Member of the Madhya Pradesh Legislative Assembly
- Incumbent
- Assumed office 8 December 2013
- Constituency: Dhar

Personal details
- Born: 19 October 1957 (age 68) Ajmer, Rajasthan, India
- Party: Bharatiya Janata Party
- Spouse: Vikram Verma
- Children: 3 daughters
- Relatives: Parvesh Verma (Son-in-Law)

= Neena Verma =

Indian politician (born 1957)

Neena Verma (19 October 1957) is an Indian politician from Madhya Pradesh state. She is a member of the Bharatiya Janata Party (BJP) and a Member of the Madhya Pradesh Legislative Assembly for Dhar Vidhan Sabha Constituency. Her husband is Vikram Verma, a senior BJP politician and former Union Minister.

==Political career==
Verma ran on the BJP ticket in the 2008 Madhya Pradesh Legislative Assembly Election from Dhar Vidhan Sabha Constituency. Balmukund Goutam of the Indian National Congress (INC) won the seat by two votes in the first vote count; he received 50,507 votes against Verma's 50,505. Verma and her party requested to recount the votes, and she was then declared winner by only one vote. The final tally of votes was 50,510 to 50,509.

Goutam challenged Verma's election and the recounting process in the Madhya Pradesh High Court in 2009. He petitioned that there was misconduct in counting the postal votes. The Indore Bench of the High Court ruled in favour of Goutam on 19 October 2012, and declared Verma's election void on the grounds of non-compliance of the provisions of the Representation of Peoples Act. Verma filed a recrimination petition against the eligibility of Goutam, in that he did not reveal his criminal background in his affidavit at the time of filing his nomination for the assembly election in 2008, leading to a violation of section 33 (A) and section 123 of Representation of the People Act. However, the Bench rejected the petition on 23 November 2012. Goutam was declared elected by the Court on 14 August 2013 and took his oath of office on 24 September 2013.
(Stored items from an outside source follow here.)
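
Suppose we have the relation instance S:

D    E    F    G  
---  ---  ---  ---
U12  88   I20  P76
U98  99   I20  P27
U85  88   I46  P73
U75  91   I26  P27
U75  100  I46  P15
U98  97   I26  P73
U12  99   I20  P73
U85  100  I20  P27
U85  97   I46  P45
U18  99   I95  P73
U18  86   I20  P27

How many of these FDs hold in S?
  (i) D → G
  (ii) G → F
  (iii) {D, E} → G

(i) D → G: D=U12: 2 rows → G takes values {P76, P73} — violation; D=U98: 2 rows → G takes values {P27, P73} — violation; D=U85: 3 rows → G takes values {P73, P27, P45} — violation; D=U75: 2 rows → G takes values {P27, P15} — violation; D=U18: 2 rows → G takes values {P73, P27} — violation — fails.
(ii) G → F: G=P27: 4 rows → F takes values {I20, I26} — violation; G=P73: 4 rows → F takes values {I46, I26, I20, I95} — violation — fails.
(iii) {D, E} → G: every LHS value maps to a single RHS value — holds.
1 of the 3 dependencies holds.

1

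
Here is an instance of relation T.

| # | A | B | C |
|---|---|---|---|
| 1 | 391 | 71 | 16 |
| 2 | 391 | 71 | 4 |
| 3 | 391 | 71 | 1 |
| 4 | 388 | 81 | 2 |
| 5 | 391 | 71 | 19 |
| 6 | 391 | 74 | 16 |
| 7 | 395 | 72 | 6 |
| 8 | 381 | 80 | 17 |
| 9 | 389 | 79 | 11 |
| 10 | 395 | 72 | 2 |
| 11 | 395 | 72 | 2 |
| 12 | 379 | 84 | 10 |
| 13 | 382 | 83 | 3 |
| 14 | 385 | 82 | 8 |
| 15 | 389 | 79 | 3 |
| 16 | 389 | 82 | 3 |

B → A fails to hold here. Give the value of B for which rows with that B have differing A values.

82

B=71: rows 1, 2, 3, 5 → A = 391, 391, 391, 391 ✓
B=81: row 4 → A = 388 ✓
B=74: row 6 → A = 391 ✓
B=72: rows 7, 10, 11 → A = 395, 395, 395 ✓
B=80: row 8 → A = 381 ✓
B=79: rows 9, 15 → A = 389, 389 ✓
B=84: row 12 → A = 379 ✓
B=83: row 13 → A = 382 ✓
B=82: rows 14, 16 → A takes values {385, 389} — violation
The only B value with inconsistent A is B=82.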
The BJP gave a ticket to Verma to contest from the Dhar Constituency in the 2013 state assembly election, held on 25 November. Her main opponent was Balmukund Goutam, whom she defeated with a margin of 11,482 votes.

On 20 November 2017, the Madhya Pradesh High Court nullified Verma's election after it was discovered that she left several columns in her affidavit blank.

==Personal life==
Verma is married to Vikram Verma, who is a senior BJP politician, former leader of opposition in the Madhya Pradesh Legislative Assembly and former Union Cabinet Minister of Youth Affairs and Sports. She owns 2.592 ha of land in Dhar as per an affidavit submitted by her husband while filing a nomination for Rajya Sabha in 2006. She resides in Bangiey Bhopal, Bhopal, capital city of Madhya Pradesh.